Page 41 of Born Chaos

I huff a tiny laugh, though I don’t really find the situation funny. “I was going into neurology before I came to Chicago. Brains were interesting at the time.”

He crooks a little smile, though he’s not actually entertained either. “I spent two months trying to figure out who I was. But when it all led to dead ends, I realized something. What kind of good person has a fake name and a fake passport? What kind of good person gets so brutally murdered? What kind of good person gets dumped in a landfill?” He’s quiet for a minute, and I can feel the weight pressing down on him. It’s in the way he stares vacantly into the dark. In the tightness of his shoulders. In the hard fist his hand is curled into, pressed into his thigh.

“So, I let it go,” he says, his voice coming out quiet and rough. “I stopped looking for answers from the past. I became Roman De Luca because, why not? It was the only form of documentation I had. And for two years, I thought I was the only unholy vampire creation in the entire world.”

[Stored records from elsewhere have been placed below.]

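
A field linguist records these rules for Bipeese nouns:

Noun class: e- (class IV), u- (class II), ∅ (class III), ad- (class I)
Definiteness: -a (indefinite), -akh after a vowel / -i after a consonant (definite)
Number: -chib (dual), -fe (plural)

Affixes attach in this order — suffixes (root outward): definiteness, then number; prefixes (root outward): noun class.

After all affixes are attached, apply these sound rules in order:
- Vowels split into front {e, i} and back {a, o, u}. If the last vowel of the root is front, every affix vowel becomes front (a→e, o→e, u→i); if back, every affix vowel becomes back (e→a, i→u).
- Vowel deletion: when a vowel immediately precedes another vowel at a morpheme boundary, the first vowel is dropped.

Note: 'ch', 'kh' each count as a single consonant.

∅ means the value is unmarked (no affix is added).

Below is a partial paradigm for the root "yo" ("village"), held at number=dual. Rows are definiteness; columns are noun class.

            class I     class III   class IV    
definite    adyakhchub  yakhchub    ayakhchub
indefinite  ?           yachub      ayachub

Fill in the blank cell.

adyachub

Attach definiteness indefinite -a → yoa.
Attach number dual -chib → yoachib.
Attach noun class class I ad- → adyoachib.
Apply vowel harmony: adyoachib → adyoachub.
Apply vowel deletion: adyoachub → adyachub.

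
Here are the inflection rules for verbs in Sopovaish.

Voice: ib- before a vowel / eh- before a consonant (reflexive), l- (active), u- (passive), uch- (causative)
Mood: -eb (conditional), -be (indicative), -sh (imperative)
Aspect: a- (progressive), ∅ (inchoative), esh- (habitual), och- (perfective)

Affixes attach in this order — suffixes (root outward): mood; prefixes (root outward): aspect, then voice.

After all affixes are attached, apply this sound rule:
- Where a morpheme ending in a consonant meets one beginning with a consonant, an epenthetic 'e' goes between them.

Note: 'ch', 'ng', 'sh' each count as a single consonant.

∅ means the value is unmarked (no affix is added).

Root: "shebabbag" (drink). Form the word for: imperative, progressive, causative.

Attach aspect progressive a- → ashebabbag.
Attach mood imperative -sh → ashebabbagsh.
Attach voice causative uch- → uchashebabbagsh.
Apply epenthesis: uchashebabbagsh → uchashebabbagesh.

uchashebabbagesh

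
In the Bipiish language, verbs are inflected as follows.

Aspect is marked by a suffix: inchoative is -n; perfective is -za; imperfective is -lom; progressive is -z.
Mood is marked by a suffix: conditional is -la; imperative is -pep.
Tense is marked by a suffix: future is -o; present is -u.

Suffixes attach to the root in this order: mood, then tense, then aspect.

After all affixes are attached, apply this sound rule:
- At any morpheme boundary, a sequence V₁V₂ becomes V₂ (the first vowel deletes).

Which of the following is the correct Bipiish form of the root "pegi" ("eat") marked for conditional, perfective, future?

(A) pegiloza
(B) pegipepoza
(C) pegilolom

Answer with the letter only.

A

Attach mood conditional -la → pegila.
Attach tense future -o → pegilao.
Attach aspect perfective -za → pegilaoza.
Apply vowel deletion: pegilaoza → pegiloza.
So the correct form is pegiloza, option (A).
(B) pegipepoza is wrong: it uses imperative instead of conditional for mood.
(C) pegilolom is wrong: it uses imperfective instead of perfective for aspect.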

That sounds so damn lonely.

“I smelled him before I realized why the scent was familiar,” Roman moves on. “I was in Washington, east of Seattle. I stalked him, and when I saw him drinking the blood of a skier, I knew I wasn’t the only one. I approached him, and we entered into an uneasy friendship. For nearly a year, we had each other’s backs. But when he started stalking this woman, I knew I had to do something about it.”

I swallow once. Every woman has had this fear. Has always looked over her shoulder. Has always thought about how she would defend herself from some scary figure walking behind her in the dark.

“He followed her all the way to Chicago,” Roman states. “I went with him, and he was so fixated, he didn’t even care to ask me why. But he was escalating. He got demanding. He wanted her to say yes, and that wasn’t what she was answering. So, one night when he broke into her apartment, I went after him.”

The silence that follows tells me how it ended. I’ve seen it before. Roman is brutal. Savage. He’s incredibly good at it.

“I meant to move on,” Roman says. “But Edward Godfrey had been watching me and the other vampire while we’d been in the city. And he approached me about working with him in organizing things into a better state here in the city. I told him no at first. But I was so damn desperate. He offered to pay me an insane sum. I didn’t have much other choice but to hear him out. And I saw how it could be different. And here I am, twenty-one years later.”

Roman has been a vampire for twenty-four years. And in twenty-four years, he’s never told anyone the full truth.

“Your story is incredible,” I say, shaking my head in disbelief and awe. “I… I had no idea. I can’t imagine what that feels like, not knowing who you are.”

And I start to understand. To see Roman a little more clearly.

“Yeah, well, I’m not sure many people really know who they are,” he says with a soft sigh. He sits a little straighter. “We have to rediscover who we are, every single day, because the world never stops changing us.”

I realize then that it’s true. I’m not sure I’m the same person I was yesterday, and I’m definitely not the same person I was the day before that.

“Thank you for sharing with me, Roman,” I say. I reach over, and I’m not nervous anymore when I grab his hand. His gaze falls down to our hands resting on the shingles. “And thank you for keeping my own complicated past to yourself. I know it’s not easy carrying other people’s baggage.”

He looks back out into the streets again. “Makes it lighter, sharing the baggage.”

He’s right. I try to picture what it would feel like if I held all my most dangerous secrets on my own. It would feel suffocating. It would be so isolating.

Roman has lived twenty-four years with this baggage.

And suddenly, I’m more than happy to help him carry the load.

CHAPTERTWELVE

“I have to show her this.”

I open my eyes, taking in the wooden ceiling above me.

Down the hall and out in the chapel, I hear Roman speaking to one of his people.

“You can tell her what’s happened,” another voice says. I don’t recognize it, they weren’t at the party. “But if she sees this, it’s going to scare the shit out of her.”

“She deserves to know how far it’s gone,” Roman counters, his voice a low growl. “She has to understand all of it.”

I sit up when I hear footsteps walking down the hall, and just a moment later there’s a knock at the door.

“Come in,” I say as I tuck my knees into my chest, wrapping my arms around them.

Dread fills me when Roman walks in. What he just said, what I just heard… something is about to change.

There’s death in Roman’s blue eyes. The set of his lips is narrow, angry. His left hand is curled into a fist. In his other hand, he holds a phone.

“I think you need to see this,” he says. He crosses the room and sits on the edge of the bed, handing me the phone. “We installed cameras at your apartment after Sebastian trashed the club.”